O papel da evolução biológica na formação do preconceito é claro: toda vez que nossos ancestrais pré-históricos ouviam um barulho estranho, imaginavam algum perigo iminente, como um predador, por exemplo, e tratavam de se proteger. Poderia não ser nada, apenas o vento entre as folhagens, mas, como diz o biólogo britânico Richard Dawkins, um falso positivo pode ser apenas perda de tempo; já um falso negativo pode significar a morte. Ou seja, a seleção natural favoreceu aqueles que tinham um olhar mais desconfiado sobre os outros à sua volta, isto é, os mais preconceituosos.

O mesmo raciocínio se aplica ainda hoje: se estou caminhando por uma rua escura e avisto um sujeito mal-encarado caminhando em minha direção, minha tendência natural – se eu for esperto, claro – é fugir dali. É bem possível que o tal sujeito não seja de fato um criminoso, mas vinha visão preconcebida sobre o seu caráter baseada em sua aparência pode, eventualmente, salvar a minha vida.

Dentre as várias formas de discriminação, está o preconceito linguístico. Esse termo, difundido por Marcos Bagno, da Universidade de Brasília, denomina a aversão por aqueles que falam de modo diferente, especialmente as pessoas menos escolarizadas, por isso mesmo mais distantes do padrão linguístico, e as provenientes de rincões afastados dos grandes centros, cuja fala é mais regional. Em suma, pessoas que utilizam variedades linguísticas de menor prestígio.

Segundo Bagno, o preconceito linguístico encobre, na verdade, formas mais profundas de discriminação. O indivíduo cuja fala revela origem rural é identificado com traços como pobreza, ignorância, alienação, falta de polidez, de bom gosto, bom senso, cidadania… Ou seja, sua pronúncia e sua gramática nos levam a traçar um raio X — verdadeiro ou equivocado, mas de todo modo preconcebido — dessa pessoa. E aí o preconceito linguístico se torna preconceito social, étnico, religioso ou racial.

Mas, se o preconceito, seja linguístico ou de qualquer outra natureza, existe e é um instinto biológico instalado em nossos genes, então a educação pode — como em relação aos nossos demais instintos —, no máximo, atenuar essa pulsão, jamais eliminá-la: até as pessoas mais cultas e conscientes do problema deixam extravasar, em momentos de descontrole emocional (quando aflora o “instinto animal”), sua ira contra o diferente, em especial se este é visto como inferior.

No caso específico da língua, o preconceito tem duas vertentes: uma de índole grupal e chauvinista, resquício de nossa herança tribal, e outra social, ligada à dinâmica da vida numa sociedade estratificada.

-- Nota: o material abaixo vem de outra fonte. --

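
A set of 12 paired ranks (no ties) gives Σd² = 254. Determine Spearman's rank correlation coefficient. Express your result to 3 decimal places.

0.112

ρ = 1 − 6Σd² / [n(n²−1)] = 1 − 6×254 / (12×143)
  = 1 − 1524/1716 = 1 − 0.8881 ≈ 0.112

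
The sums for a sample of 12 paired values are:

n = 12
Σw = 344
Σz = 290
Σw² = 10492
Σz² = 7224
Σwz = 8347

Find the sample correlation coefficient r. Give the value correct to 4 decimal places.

r = (nΣwz − ΣwΣz) / √[(nΣw² − (Σw)²)(nΣz² − (Σz)²)]
Numerator: 12×8347 − 344×290 = 404
Denominator: √[(125904 − 118336)(86688 − 84100)] = √[7568 × 2588] = 4425.6055
r = 404 / 4425.6055 ≈ 0.0913

0.0913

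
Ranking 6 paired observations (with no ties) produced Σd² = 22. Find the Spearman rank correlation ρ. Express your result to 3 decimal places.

ρ = 1 − 6Σd² / [n(n²−1)] = 1 − 6×22 / (6×35)
  = 1 − 132/210 = 1 − 0.6286 ≈ 0.371

0.371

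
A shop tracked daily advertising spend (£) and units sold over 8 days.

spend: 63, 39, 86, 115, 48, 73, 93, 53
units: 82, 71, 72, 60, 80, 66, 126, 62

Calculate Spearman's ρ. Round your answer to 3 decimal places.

Rank spend: 4, 1, 6, 8, 2, 5, 7, 3
Rank units: 7, 4, 5, 1, 6, 3, 8, 2
d = rank(spend) − rank(units): -3, -3, 1, 7, -4, 2, -1, 1; Σd² = 90
ρ = 1 − 6Σd² / [n(n²−1)] = 1 − 6×90 / (8×63) = 1 − 540/504 ≈ -0.071

-0.071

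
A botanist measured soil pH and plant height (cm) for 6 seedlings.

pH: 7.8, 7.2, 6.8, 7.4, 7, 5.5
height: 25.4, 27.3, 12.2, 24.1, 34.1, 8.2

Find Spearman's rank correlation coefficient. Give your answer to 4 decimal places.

Rank pH: 6, 4, 2, 5, 3, 1
Rank height: 4, 5, 2, 3, 6, 1
d = rank(pH) − rank(height): 2, -1, 0, 2, -3, 0; Σd² = 18
ρ = 1 − 6Σd² / [n(n²−1)] = 1 − 6×18 / (6×35) = 1 − 108/210 ≈ 0.4857

0.4857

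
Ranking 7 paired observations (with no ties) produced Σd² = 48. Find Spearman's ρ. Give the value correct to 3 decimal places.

ρ = 1 − 6Σd² / [n(n²−1)] = 1 − 6×48 / (7×48)
  = 1 − 288/336 = 1 − 0.8571 ≈ 0.143

0.143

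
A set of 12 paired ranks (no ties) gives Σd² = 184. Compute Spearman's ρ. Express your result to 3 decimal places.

ρ = 1 − 6Σd² / [n(n²−1)] = 1 − 6×184 / (12×143)
  = 1 − 1104/1716 = 1 − 0.6434 ≈ 0.357

0.357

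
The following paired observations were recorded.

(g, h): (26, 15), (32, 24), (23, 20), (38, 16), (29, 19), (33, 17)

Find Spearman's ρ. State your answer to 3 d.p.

Rank g: 2, 4, 1, 6, 3, 5
Rank h: 1, 6, 5, 2, 4, 3
d = rank(g) − rank(h): 1, -2, -4, 4, -1, 2; Σd² = 42
ρ = 1 − 6Σd² / [n(n²−1)] = 1 − 6×42 / (6×35) = 1 − 252/210 ≈ -0.200

-0.200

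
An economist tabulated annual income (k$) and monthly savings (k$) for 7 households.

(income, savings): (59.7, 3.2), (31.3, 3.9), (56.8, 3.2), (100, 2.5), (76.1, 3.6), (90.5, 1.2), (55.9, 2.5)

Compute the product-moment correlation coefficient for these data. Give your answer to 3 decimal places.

n = 7, Σx = 470.3, Σy = 20.1, Σx² = 34876.29, Σy² = 62.59, Σxy = 1267.18
nΣxy − ΣxΣy = 8870.26 − 9453.03 = -582.77
nΣx² − (Σx)² = 244134.03 − 221182.09 = 22951.94; nΣy² − (Σy)² = 438.13 − 404.01 = 34.12
r = -582.77 / √(22951.94 × 34.12) = -582.77 / 884.9408 ≈ -0.659

-0.659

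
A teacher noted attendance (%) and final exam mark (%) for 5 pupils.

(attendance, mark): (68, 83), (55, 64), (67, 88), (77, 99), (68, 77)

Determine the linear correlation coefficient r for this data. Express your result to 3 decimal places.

0.938

n = 5, Σx = 335, Σy = 411, Σx² = 22691, Σy² = 34459, Σxy = 27919
nΣxy − ΣxΣy = 139595 − 137685 = 1910
nΣx² − (Σx)² = 113455 − 112225 = 1230; nΣy² − (Σy)² = 172295 − 168921 = 3374
r = 1910 / √(1230 × 3374) = 1910 / 2037.1598 ≈ 0.938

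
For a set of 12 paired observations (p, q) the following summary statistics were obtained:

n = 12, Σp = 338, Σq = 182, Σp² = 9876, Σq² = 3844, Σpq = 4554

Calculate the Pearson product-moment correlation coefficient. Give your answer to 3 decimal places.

r = (nΣpq − ΣpΣq) / √[(nΣp² − (Σp)²)(nΣq² − (Σq)²)]
Numerator: 12×4554 − 338×182 = -6868
Denominator: √[(118512 − 114244)(46128 − 33124)] = √[4268 × 13004] = 7449.9042
r = -6868 / 7449.9042 ≈ -0.922

-0.922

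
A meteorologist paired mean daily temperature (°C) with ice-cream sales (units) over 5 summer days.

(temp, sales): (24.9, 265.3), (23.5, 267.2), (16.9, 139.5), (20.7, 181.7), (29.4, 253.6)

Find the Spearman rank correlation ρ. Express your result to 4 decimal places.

Rank temp: 4, 3, 1, 2, 5
Rank sales: 4, 5, 1, 2, 3
d = rank(temp) − rank(sales): 0, -2, 0, 0, 2; Σd² = 8
ρ = 1 − 6Σd² / [n(n²−1)] = 1 − 6×8 / (5×24) = 1 − 48/120 ≈ 0.6000

0.6000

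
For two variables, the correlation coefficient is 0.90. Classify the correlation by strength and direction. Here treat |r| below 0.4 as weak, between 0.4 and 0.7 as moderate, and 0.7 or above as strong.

r = 0.90 > 0 so the relationship is positive.
|r| = 0.90, which falls in the strong range.

strong positive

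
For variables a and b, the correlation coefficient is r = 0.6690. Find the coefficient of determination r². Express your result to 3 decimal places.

0.448

r² = (0.6690)² = 0.448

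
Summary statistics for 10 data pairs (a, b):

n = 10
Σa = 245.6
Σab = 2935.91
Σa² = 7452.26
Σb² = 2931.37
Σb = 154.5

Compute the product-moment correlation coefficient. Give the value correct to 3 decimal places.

-0.976

r = (nΣab − ΣaΣb) / √[(nΣa² − (Σa)²)(nΣb² − (Σb)²)]
Numerator: 10×2935.91 − 245.6×154.5 = -8586.1
Denominator: √[(74522.6 − 60319.36)(29313.7 − 23870.25)] = √[14203.24 × 5443.45] = 8792.8736
r = -8586.1 / 8792.8736 ≈ -0.976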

De um lado, o falante reage positivamente a quem se expressa como ele (há imediata identidade: se ele fala como eu, é porque é igual a mim) e negativamente a quem fala de modo diferente. A lógica subjacente, ainda que inconsciente, é: pessoas de outras regiões, classes sociais, credos religiosos, modos de vida não podem me compreender, nem eu as compreendo, então eu as vejo com desconfiança.

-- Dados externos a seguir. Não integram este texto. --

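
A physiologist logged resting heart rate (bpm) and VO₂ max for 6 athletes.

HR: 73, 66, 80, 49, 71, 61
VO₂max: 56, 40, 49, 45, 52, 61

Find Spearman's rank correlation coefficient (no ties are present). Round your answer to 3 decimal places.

0.143

Rank HR: 5, 3, 6, 1, 4, 2
Rank VO₂max: 5, 1, 3, 2, 4, 6
d = rank(HR) − rank(VO₂max): 0, 2, 3, -1, 0, -4; Σd² = 30
ρ = 1 − 6Σd² / [n(n²−1)] = 1 − 6×30 / (6×35) = 1 − 180/210 ≈ 0.143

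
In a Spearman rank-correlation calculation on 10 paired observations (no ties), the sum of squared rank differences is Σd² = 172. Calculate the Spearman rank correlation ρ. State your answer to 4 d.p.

ρ = 1 − 6Σd² / [n(n²−1)] = 1 − 6×172 / (10×99)
  = 1 − 1032/990 = 1 − 1.04242 ≈ -0.0424

-0.0424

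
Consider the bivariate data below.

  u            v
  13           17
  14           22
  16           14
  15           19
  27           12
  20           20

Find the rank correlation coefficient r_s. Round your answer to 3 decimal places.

Rank u: 1, 2, 4, 3, 6, 5
Rank v: 3, 6, 2, 4, 1, 5
d = rank(u) − rank(v): -2, -4, 2, -1, 5, 0; Σd² = 50
ρ = 1 − 6Σd² / [n(n²−1)] = 1 − 6×50 / (6×35) = 1 − 300/210 ≈ -0.429

-0.429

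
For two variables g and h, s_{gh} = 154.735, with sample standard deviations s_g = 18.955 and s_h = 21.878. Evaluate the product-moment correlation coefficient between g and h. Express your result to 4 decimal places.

r = Cov(g,h) / (s_g · s_h) = 154.735 / (18.955 × 21.878)
  = 154.735 / 414.6975 ≈ 0.3731

0.3731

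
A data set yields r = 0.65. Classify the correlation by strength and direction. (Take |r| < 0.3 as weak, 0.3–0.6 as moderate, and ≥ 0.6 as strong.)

strong positive

r = 0.65 > 0 so the relationship is positive.
|r| = 0.65, which falls in the strong range.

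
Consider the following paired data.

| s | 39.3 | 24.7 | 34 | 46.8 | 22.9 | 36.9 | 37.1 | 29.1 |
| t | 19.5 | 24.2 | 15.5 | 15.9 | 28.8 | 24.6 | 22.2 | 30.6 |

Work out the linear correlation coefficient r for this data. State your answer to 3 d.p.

-0.716

n = 8, Σs = 270.8, Σt = 181.3, Σs² = 9610.06, Σt² = 4322.75, Σst = 5916.55
nΣst − ΣsΣt = 47332.4 − 49096.04 = -1763.64
nΣs² − (Σs)² = 76880.48 − 73332.64 = 3547.84; nΣt² − (Σt)² = 34582 − 32869.69 = 1712.31
r = -1763.64 / √(3547.84 × 1712.31) = -1763.64 / 2464.7519 ≈ -0.716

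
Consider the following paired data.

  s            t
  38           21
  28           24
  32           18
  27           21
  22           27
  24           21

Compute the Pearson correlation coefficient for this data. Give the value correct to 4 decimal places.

n = 6, Σs = 171, Σt = 132, Σs² = 5041, Σt² = 2952, Σst = 3711
nΣst − ΣsΣt = 22266 − 22572 = -306
nΣs² − (Σs)² = 30246 − 29241 = 1005; nΣt² − (Σt)² = 17712 − 17424 = 288
r = -306 / √(1005 × 288) = -306 / 537.9963 ≈ -0.5688

-0.5688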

De outro lado, há uma tendência a valorizar o que pertence às classes sociais mais elevadas. Assim, tudo o que foge ao padrão, à norma, ao bom uso da língua deve ser rechaçado.

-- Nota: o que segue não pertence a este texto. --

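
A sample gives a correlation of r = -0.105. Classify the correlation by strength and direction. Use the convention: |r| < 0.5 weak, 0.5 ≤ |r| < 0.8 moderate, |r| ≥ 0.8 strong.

weak negative

r = -0.105 < 0 so the relationship is negative.
|r| = 0.105, which falls in the weak range.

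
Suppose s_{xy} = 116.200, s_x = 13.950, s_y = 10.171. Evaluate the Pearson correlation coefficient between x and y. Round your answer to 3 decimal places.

r = Cov(x,y) / (s_x · s_y) = 116.200 / (13.950 × 10.171)
  = 116.200 / 141.8854 ≈ 0.819

0.819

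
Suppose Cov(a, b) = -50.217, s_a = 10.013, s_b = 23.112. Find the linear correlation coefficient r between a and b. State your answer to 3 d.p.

-0.217

r = Cov(a,b) / (s_a · s_b) = -50.217 / (10.013 × 23.112)
  = -50.217 / 231.4205 ≈ -0.217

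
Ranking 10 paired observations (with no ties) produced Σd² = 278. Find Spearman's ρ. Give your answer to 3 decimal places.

ρ = 1 − 6Σd² / [n(n²−1)] = 1 − 6×278 / (10×99)
  = 1 − 1668/990 = 1 − 1.6848 ≈ -0.685

-0.685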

Embora essa postura seja de fato um preconceito e, como tal, seja injusta na maioria das vezes, é um dado real com o qual se tem de lidar. É preciso ter claro que ações educativas ou coercitivas podem reduzir o problema, mas dificilmente erradicá-lo, já que suas causas são biológicas.

Nesse sentido, muitos trabalhos teóricos têm equivocadamente enfatizado os aspectos sociais da questão — alguns linguistas, como Marta Scherre, da Universidade Federal do Espírito Santo, chegam a defender a criminalização do preconceito linguístico — quando seria mais proveitoso unir as teorias da linguagem aos conhecimentos da biologia, psicologia e neurociência para compreender melhor o fenômeno e saber até que ponto somos ou não capazes de combatê-lo. A ciência deve primeiro conhecer os fatos para depois julgar os valores.